Appelbaum Limor, Kaplan Irving D., Palchuk Matvey B., Kundrot Steven, Winer-Jones Jessamine P., Rinard Martin
Department of Radiation Oncology, Beth Israel Deaconess Medical Center, Boston, MA, USA
TriNetX, LLC, Cambridge, MA, USA
Early diagnosis is critical to improving survival rates of lethal cancers, such as pancreatic duct adenocarcinoma (PDAC). However, there are no reliable screening test for these cancers. In this chapter, we present potential methods for predicting early, evolving cancers by leveraging readily available electronic health record (EHR) data and machine learning. We discuss the various aspects of our collaborative experience, involving clinical and computer scientists, in navigating the process of using EHRs to develop cancer risk prediction models. This chapter is intended to serve as a guide to others preforming this type of research. We cover the different steps involved, based on our initial experience of model development using single-institution data, including data acquisition, querying and downloading data, protecting patient confidentiality, data curation, model development, and validation. Challenges encountered when using single-institution data is presented, along with lessons learned. Drawing from our experience working with a federated database of EHR data from multiple institutions to develop a risk prediction model for PDAC, we also discuss how many of these challenges can be addressed by using such a federated database of EHR data. We also discuss future clinical opportunities that may arise from leveraging data from a federated network, such as the deployment of risk models for clinical studies.

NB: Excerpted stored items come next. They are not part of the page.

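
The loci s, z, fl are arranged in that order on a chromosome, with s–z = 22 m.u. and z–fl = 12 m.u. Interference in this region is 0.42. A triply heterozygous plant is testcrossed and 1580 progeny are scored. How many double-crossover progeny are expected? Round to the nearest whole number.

Map distances give recombination frequencies of 0.220 and 0.120 for the two intervals.
With interference 0.42 (so coincidence = 0.58), expected double-crossover frequency = 0.220 × 0.120 × 0.58 = 0.01531.
Expected number = 0.01531 × 1580 = 24.19 ≈ 24.

24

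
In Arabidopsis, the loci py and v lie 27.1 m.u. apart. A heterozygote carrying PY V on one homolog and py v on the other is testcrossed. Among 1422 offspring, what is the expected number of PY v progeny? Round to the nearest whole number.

193

A map distance of 27.1 m.u. corresponds to a recombination frequency of 0.271.
The F1 is PY V / py v, so PY v is a recombinant gamete class with expected frequency r/2 = 0.271/2 = 0.1355.
Expected number = 0.1355 × 1422 = 192.68 ≈ 193.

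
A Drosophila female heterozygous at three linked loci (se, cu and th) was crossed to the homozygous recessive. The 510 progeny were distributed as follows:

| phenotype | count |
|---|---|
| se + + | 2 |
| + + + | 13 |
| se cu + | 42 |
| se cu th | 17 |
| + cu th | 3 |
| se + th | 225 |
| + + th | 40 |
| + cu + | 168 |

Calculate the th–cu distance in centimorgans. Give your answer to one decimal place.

The two most frequent reciprocal classes, + cu + and se + th, are the parental types, so the F1 was + cu + / se + th.
The two rarest classes, + cu th and se + +, are the double crossovers. Comparing them with the parentals, only the th allele has switched, so th is the middle locus and the order is cu – th – se.
Crossovers in the cu–th interval produce the single-crossover classes + + + and se cu th (13 + 17 = 30) plus the double crossovers (5).
RF(cu–th) = (30 + 5) / 510 = 35/510 = 0.0686 → 6.9 centimorgans.

6.9 centimorgans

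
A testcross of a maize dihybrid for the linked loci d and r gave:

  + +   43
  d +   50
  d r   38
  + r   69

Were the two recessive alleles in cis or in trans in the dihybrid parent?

trans

The two most frequent classes are + r (69) and d + (50); these are the parental (non-recombinant) types.
So the F1 carried + r on one chromosome and d + on the other — the recessive alleles are on opposite chromosomes (trans / repulsion).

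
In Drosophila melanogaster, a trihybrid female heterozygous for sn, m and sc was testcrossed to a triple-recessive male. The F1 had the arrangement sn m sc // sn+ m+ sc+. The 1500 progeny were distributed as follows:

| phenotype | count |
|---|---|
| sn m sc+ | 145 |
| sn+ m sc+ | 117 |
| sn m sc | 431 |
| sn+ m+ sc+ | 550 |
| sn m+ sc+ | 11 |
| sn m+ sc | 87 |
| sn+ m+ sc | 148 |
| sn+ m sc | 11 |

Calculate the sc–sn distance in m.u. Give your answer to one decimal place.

21.0 m.u.

The two rarest classes, sn+ m sc and sn m+ sc+, are the double crossovers. Comparing them with the parentals, only the sn allele has switched, so sn is the middle locus and the order is sc – sn – m.
Crossovers in the sc–sn interval produce the single-crossover classes sn m sc+ and sn+ m+ sc (145 + 148 = 293) plus the double crossovers (22).
RF(sc–sn) = (293 + 22) / 1500 = 315/1500 = 0.2100 → 21.0 m.u.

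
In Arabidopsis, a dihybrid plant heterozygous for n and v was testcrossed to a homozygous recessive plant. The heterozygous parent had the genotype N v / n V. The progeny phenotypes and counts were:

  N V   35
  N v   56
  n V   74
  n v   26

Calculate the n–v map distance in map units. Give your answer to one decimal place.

31.9 map units

The recombinant classes are N V and n v: 35 + 26 = 61.
Recombination frequency = 61/191 = 0.3194 ≈ 31.9%, i.e. 31.9 map units.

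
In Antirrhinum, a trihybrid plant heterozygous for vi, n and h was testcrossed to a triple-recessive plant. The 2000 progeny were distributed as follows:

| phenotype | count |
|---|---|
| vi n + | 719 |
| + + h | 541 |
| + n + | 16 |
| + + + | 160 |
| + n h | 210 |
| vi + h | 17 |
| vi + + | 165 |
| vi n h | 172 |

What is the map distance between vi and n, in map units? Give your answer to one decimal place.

20.4 map units

The two most frequent reciprocal classes, vi n + and + + h, are the parental types, so the F1 was vi n + / + + h.
The two rarest classes, + n + and vi + h, are the double crossovers. Comparing them with the parentals, only the vi allele has switched, so vi is the middle locus and the order is n – vi – h.
Crossovers in the n–vi interval produce the single-crossover classes vi + + and + n h (165 + 210 = 375) plus the double crossovers (33).
RF(n–vi) = (375 + 33) / 2000 = 408/2000 = 0.2040 → 20.4 map units.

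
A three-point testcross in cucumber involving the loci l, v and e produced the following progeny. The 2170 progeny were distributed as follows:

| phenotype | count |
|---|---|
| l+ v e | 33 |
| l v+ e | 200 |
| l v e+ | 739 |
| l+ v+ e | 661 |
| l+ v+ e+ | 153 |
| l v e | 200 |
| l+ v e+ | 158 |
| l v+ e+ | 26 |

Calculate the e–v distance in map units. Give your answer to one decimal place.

19.0 map units

The two most frequent reciprocal classes, l v e+ and l+ v+ e, are the parental types, so the F1 was l v e+ / l+ v+ e.
The two rarest classes, l v+ e+ and l+ v e, are the double crossovers. Comparing them with the parentals, only the v allele has switched, so v is the middle locus and the order is l – v – e.
Crossovers in the v–e interval produce the single-crossover classes l v e and l+ v+ e+ (200 + 153 = 353) plus the double crossovers (59).
RF(v–e) = (353 + 59) / 2170 = 412/2170 = 0.1899 → 19.0 map units.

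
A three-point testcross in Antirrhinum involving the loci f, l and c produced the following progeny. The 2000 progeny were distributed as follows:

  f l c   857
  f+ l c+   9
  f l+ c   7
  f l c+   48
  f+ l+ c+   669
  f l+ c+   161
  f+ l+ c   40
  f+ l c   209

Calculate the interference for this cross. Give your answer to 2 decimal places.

0.20

The two most frequent reciprocal classes, f l c and f+ l+ c+, are the parental types, so the F1 was f l c / f+ l+ c+.
The two rarest classes, f l+ c and f+ l c+, are the double crossovers. Comparing them with the parentals, only the l allele has switched, so l is the middle locus and the order is c – l – f.
c–l: (88 + 16)/2000 = 0.0520; l–f: (370 + 16)/2000 = 0.1930.
Expected DCO frequency = 0.0520 × 0.1930 ≈ 0.01004; observed = 16/2000 ≈ 0.00800.
Coefficient of coincidence = 0.00800/0.01004 ≈ 0.80; interference = 1 − 0.80 = 0.20.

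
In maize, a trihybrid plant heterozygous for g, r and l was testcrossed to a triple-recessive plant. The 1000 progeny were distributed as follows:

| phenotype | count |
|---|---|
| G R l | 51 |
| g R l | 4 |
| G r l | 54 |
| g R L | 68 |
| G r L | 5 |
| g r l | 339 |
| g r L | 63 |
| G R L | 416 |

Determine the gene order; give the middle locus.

The two most frequent reciprocal classes, g r l and G R L, are the parental types, so the F1 was g r l / G R L.
The two rarest classes, g R l and G r L, are the double crossovers. Comparing them with the parentals, only the r allele has switched, so r is the middle locus and the order is g – r – l.

r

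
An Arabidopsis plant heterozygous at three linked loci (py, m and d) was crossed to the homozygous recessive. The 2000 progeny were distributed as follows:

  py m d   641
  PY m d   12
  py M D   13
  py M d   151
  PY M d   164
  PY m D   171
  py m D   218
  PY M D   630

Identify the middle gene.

The two most frequent reciprocal classes, PY M D and py m d, are the parental types, so the F1 was PY M D / py m d.
The two rarest classes, py M D and PY m d, are the double crossovers. Comparing them with the parentals, only the py allele has switched, so py is the middle locus and the order is m – py – d.

py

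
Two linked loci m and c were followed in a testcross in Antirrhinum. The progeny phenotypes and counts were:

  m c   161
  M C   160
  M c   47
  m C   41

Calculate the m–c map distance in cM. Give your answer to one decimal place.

The two most frequent classes, M C (160) and m c (161), are the parental types, so the F1 was M C / m c.
The recombinant classes are M c and m C: 47 + 41 = 88.
Recombination frequency = 88/409 = 0.2152 ≈ 21.5%, i.e. 21.5 cM.

21.5 cM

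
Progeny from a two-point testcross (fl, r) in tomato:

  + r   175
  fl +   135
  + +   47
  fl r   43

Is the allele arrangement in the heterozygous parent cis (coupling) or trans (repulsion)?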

早期诊断对于提高胰腺癌等致命癌症的生存率至关重要。然而,目前尚无针对这些癌症的可靠筛查测试。在本章中,我们介绍了通过利用现成的电子健康记录(EHR)数据和机器学习来预测早期进展性癌症的潜在方法。我们讨论了我们(涉及临床和计算机科学家)在利用电子健康记录开发癌症风险预测模型过程中的协作经验的各个方面。本章旨在为其他进行此类研究的人员提供指导。基于我们使用单机构数据进行模型开发的初步经验,我们涵盖了所涉及的不同步骤,包括数据采集、查询和下载数据、保护患者隐私、数据整理、模型开发和验证。介绍了使用单机构数据时遇到的挑战以及汲取的经验教训。借鉴我们使用来自多个机构的电子健康记录联合数据库开发胰腺癌风险预测模型的经验,我们还讨论了如何通过使用这样的电子健康记录联合数据库来应对其中的许多挑战。我们还讨论了利用联合网络数据可能带来的未来临床机遇,例如为临床研究部署风险模型。